The Words They Are A’Changin’

by Monica Santi

 

It was big news at the Pivot office the other week when the Associated Press (AP) announced that the 2016 edition of its well-known style guide will require “internet” to be lowercase. In other earthshattering news, the AP also announced that “web” will be lowercase in all instances.

So what does this mean to your marketing department? Should you make an about face and start making Internet lowercase? Not necessarily.

Word usage changes over time, so it is not surprising that AP is making this adjustment to its venerated style guide. That said, before you jump ship and decide to change how Internet is treated at your company, consider this: according to an article published by the OxfordWords blog, uppercase Internet is used nearly 70% of the time in the U.S. Most of the other well-reputed style guides still call for an uppercase Internet including Chicago Manual of Style, Franklin Covey Style Guide, Microsoft Manual of Style, and the Oxford Dictionary.

What is most important is that you are consistent in your written communication. If you capitalize Internet, do so all the time. If you decide to keep it lowercase, do it all the time. And while we are on the subject, this goes for all jargon relevant to your industry as well as formatting of common information such as web address, phone numbers, dates, addresses, hours of operation, company name, product names, and so on.

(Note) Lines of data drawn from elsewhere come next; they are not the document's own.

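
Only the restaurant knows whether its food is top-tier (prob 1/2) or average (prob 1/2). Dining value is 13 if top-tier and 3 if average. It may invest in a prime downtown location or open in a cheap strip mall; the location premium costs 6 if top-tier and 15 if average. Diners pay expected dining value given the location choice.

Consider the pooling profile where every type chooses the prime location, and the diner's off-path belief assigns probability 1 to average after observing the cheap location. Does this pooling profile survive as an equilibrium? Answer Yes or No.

On path, the diner holds the prior and pays 1/2·13 + 1/2·3 = 8. Off path (the cheap location), believing average, it pays 3.
top-tier: the prime location nets 8 − 6 = 2; the cheap location nets 3. top-tier would deviate.
average: the prime location nets 8 − 15 = -7; the cheap location nets 3. average would deviate.
A type deviates, so pooling fails.

No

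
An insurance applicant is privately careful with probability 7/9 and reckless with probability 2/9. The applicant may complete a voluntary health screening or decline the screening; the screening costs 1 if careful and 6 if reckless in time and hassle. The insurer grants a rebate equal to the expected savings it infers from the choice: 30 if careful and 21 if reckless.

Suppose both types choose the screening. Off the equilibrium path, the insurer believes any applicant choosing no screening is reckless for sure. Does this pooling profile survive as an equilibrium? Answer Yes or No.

Yes

On path, the insurer holds the prior and pays 7/9·30 + 2/9·21 = 28. Off path (no screening), believing reckless, it pays 21.
careful: the screening nets 28 − 1 = 27; no screening nets 21. careful stays.
reckless: the screening nets 28 − 6 = 22; no screening nets 21. reckless stays.
No type deviates, so pooling is sustained.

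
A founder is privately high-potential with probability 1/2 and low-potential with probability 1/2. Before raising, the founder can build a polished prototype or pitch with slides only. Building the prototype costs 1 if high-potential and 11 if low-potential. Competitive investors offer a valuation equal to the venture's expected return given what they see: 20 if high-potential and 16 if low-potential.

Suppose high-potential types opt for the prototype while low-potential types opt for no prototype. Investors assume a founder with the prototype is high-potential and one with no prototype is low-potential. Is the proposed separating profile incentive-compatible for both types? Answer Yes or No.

Yes

Under these beliefs, the prototype earns valuation 20 and no prototype earns valuation 16.
high-potential: the prototype nets 20 − 1 = 19; no prototype nets 16. high-potential prefers the prototype.
low-potential: the prototype nets 20 − 11 = 9; no prototype nets 16. low-potential prefers no prototype.
Neither type deviates, so the separating profile is an equilibrium.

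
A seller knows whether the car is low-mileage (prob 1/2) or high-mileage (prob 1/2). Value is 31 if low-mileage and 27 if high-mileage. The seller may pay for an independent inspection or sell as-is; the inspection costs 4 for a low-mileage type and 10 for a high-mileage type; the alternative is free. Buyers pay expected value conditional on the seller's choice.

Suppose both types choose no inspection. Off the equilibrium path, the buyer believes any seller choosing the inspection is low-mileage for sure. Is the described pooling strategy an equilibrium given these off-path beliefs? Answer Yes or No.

On path, the buyer holds the prior and pays 1/2·31 + 1/2·27 = 29. Off path (the inspection), believing low-mileage, it pays 31.
low-mileage: no inspection nets 29; the inspection nets 31 − 4 = 27. low-mileage stays.
high-mileage: no inspection nets 29; the inspection nets 31 − 10 = 21. high-mileage stays.
No type deviates, so pooling is sustained.

Yes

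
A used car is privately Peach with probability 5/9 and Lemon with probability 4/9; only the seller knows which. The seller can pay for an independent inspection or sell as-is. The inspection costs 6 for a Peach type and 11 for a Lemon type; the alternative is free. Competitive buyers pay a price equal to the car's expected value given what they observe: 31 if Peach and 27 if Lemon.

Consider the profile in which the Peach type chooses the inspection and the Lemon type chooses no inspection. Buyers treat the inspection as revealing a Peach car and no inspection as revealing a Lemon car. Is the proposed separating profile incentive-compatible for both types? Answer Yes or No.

Under these beliefs, the inspection earns price 31 and no inspection earns price 27.
Peach: the inspection nets 31 − 6 = 25; no inspection nets 27. Peach would deviate to no inspection.
Lemon: the inspection nets 31 − 11 = 20; no inspection nets 27. Lemon prefers no inspection.
Peach has a profitable deviation, so the profile is not an equilibrium.

No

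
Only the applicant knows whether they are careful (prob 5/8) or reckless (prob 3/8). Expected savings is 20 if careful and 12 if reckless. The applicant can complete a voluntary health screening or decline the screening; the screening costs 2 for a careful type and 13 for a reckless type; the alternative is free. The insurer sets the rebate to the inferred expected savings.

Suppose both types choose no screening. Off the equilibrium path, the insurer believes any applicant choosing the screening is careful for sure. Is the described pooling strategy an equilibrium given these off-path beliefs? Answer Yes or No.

On path, the insurer holds the prior and pays 5/8·20 + 3/8·12 = 17. Off path (the screening), believing careful, it pays 20.
careful: no screening nets 17; the screening nets 20 − 2 = 18. careful would deviate.
reckless: no screening nets 17; the screening nets 20 − 13 = 7. reckless stays.
A type deviates, so pooling fails.

No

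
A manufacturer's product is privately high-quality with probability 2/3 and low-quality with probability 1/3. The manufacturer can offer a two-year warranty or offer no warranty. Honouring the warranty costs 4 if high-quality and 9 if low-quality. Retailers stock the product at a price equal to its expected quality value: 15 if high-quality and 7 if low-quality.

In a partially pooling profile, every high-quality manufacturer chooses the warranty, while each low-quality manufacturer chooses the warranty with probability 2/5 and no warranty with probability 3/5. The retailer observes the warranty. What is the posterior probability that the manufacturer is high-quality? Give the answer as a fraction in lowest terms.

P(the warranty) = (2/3)·1 + (1/3)·(2/5) = 4/5.
By Bayes' rule, P(high-quality | the warranty) = (2/3) / (4/5) = 5/6.

5/6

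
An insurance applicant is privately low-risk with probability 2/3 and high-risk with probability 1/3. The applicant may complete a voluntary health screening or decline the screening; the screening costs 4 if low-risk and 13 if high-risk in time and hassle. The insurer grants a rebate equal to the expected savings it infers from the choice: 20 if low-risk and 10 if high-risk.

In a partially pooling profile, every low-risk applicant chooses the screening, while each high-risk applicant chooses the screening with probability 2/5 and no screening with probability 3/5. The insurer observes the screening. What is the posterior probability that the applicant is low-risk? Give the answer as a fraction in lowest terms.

P(the screening) = (2/3)·1 + (1/3)·(2/5) = 4/5.
By Bayes' rule, P(low-risk | the screening) = (2/3) / (4/5) = 5/6.

5/6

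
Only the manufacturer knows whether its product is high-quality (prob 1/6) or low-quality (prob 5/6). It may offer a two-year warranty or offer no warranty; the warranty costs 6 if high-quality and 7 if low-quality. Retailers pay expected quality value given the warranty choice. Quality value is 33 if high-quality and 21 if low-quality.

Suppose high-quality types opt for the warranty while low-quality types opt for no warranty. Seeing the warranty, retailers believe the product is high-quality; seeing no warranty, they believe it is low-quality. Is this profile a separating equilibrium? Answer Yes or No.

Under these beliefs, the warranty earns price 33 and no warranty earns price 21.
high-quality: the warranty nets 33 − 6 = 27; no warranty nets 21. high-quality prefers the warranty.
low-quality: the warranty nets 33 − 7 = 26; no warranty nets 21. low-quality would deviate to the warranty.
low-quality has a profitable deviation, so the profile is not an equilibrium.

No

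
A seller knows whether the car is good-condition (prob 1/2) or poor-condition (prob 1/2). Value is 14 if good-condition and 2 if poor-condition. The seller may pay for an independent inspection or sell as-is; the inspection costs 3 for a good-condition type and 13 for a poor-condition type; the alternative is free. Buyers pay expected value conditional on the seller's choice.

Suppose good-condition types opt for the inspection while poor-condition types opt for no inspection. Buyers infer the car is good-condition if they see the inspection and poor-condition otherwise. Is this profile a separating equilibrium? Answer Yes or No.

Under these beliefs, the inspection earns price 14 and no inspection earns price 2.
good-condition: the inspection nets 14 − 3 = 11; no inspection nets 2. good-condition prefers the inspection.
poor-condition: the inspection nets 14 − 13 = 1; no inspection nets 2. poor-condition prefers no inspection.
Neither type deviates, so the separating profile is an equilibrium.

Yes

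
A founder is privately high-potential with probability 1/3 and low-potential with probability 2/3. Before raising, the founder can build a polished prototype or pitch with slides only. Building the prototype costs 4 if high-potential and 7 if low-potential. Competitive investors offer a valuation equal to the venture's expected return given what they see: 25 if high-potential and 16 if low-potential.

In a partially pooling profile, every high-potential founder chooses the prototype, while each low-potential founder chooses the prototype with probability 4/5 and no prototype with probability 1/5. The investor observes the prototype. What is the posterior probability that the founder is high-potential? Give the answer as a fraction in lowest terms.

P(the prototype) = (1/3)·1 + (2/3)·(4/5) = 13/15.
By Bayes' rule, P(high-potential | the prototype) = (1/3) / (13/15) = 5/13.

5/13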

The only way you can be consistent is to publish your company’s own style guide, or as I like to call it, a word usage guide. That way you can make written standards accessible to all employees. I keep word usage notes for each of my clients so that as I write and review pieces for them, I can make sure I am upholding the practices that are common to them.

For now, I will continue to capitalize Internet while I begin discussions with clients as to when and if they want to transition to lowercase internet. I have no doubt this is where we are headed. I have no problem with it. Ask me about dropping the serial comma, and that’s a whole other blog article.